Sharenting

sharenting

Il termine sharenting, dall’unione di “share=condividere” e “parenting=genitorialità”, si riferisce all’atto compiuto dai genitori di postare immagini o contenuti dei propri figli sui social.

Sempre di più si assiste a condivisione, anche compulsiva, già a partire dalla gravidanza, con foto delle ecografie, e momenti del parto. Con l’avvento dei social, quella che era l’abitudine di mostrare l’album di foto dei propri figli a parenti ed amici, si è spostato in questi spazi virtuali.

Purtroppo questa azione assume però proporzione diversa, e può portare a diversi risvolti negativi.

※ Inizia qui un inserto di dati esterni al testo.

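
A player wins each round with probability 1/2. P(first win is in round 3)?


Geometric: P(X=3) = (1-p)^(k-1)×p = (1/2)^2×1/2 = 1/8

P(X=3) = 1/8 ≈ 12.50%


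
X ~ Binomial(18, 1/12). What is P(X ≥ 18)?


P(X ≥ 18) = Σ P(X=i) for i=18..18
P(X=18) = 1/26623333280885243904
Sum = 1/26623333280885243904

P(X ≥ 18) = 1/26623333280885243904 ≈ 0.00%


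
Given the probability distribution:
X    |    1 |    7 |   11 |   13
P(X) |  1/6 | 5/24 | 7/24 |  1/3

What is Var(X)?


E[X] = 55/6
E[X²] = 102
Var(X) = E[X²] - (E[X])² = 102 - 3025/36 = 647/36

Var(X) = 647/36 ≈ 17.9722


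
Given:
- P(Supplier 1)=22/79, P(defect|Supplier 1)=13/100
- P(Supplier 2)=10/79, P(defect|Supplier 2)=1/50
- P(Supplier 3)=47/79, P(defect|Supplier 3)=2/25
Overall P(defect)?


P(B) = Σ P(B|Aᵢ)×P(Aᵢ)
  13/100×22/79 = 143/3950
  1/50×10/79 = 1/395
  2/25×47/79 = 94/1975
Sum = 341/3950

P(defect) = 341/3950 ≈ 8.63%


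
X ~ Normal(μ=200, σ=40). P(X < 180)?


z = (180-200)/40 = -0.5
P(Z < -0.5) = 0.3085

P(X < 180) ≈ 0.3085


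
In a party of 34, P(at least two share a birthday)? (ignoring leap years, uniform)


P(all different) = Π(365-i)/365 for i=0..33
= 0.204683
P(match) = 1 - 0.204683 = 0.795317

P ≈ 0.7953 ≈ 79.53%


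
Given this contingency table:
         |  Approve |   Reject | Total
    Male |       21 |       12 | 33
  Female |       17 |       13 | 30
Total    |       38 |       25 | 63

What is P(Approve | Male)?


P(Approve | Male) = 21/(21+12) = 21/33 = 7/11

P(Approve|Male) = 7/11 ≈ 63.64%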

Sui social il pubblico che ci segue e che vede ciò che postiamo può essere vastissimo, specie se ai nostri profili non applichiamo impostazioni restrittive sulla privacy. Perciò ogni foto, ogni post, potrebbe essere visto anche da persone che non conosciamo. E, peggio ancora, potrebbe essere salvato.

Il rischio maggiore legato allo sharenting è che il materiale pubblicato venga infatti rubato da persone malintenzionate, da pedofili che bazzicano in rete proprio alla ricerca di immagini o video che vedano come protagonisti i minori. In questo caso, i genitori rischiano di essere i principali fornitori, inconsapevoli, di contenuti pedopornografici.

Lo sharenting costituisce quindi anche un’invasione della privacy altrui, del proprio figlio nel caso specifico, a cui non viene chiesto il permesso prima di postare del materiale che lo riguarda.

Infine, un altro rischio è che i ragazzi, che ci guardano e che prendono spesso gli adulti come esempi, si sentano autorizzati a pubblicare e condividere liberamente loro foto o video, perché vedono che è qualcosa che fanno anche i loro genitori.

Il consiglio è quindi   quello di stare attenti, mettere da parte l’orgoglio genitoriale e l’entusiasmo nel voler mostrare agli altri momenti di vita del proprio figlio, perché i rischi che si corrono superano di gran lunga i benefici.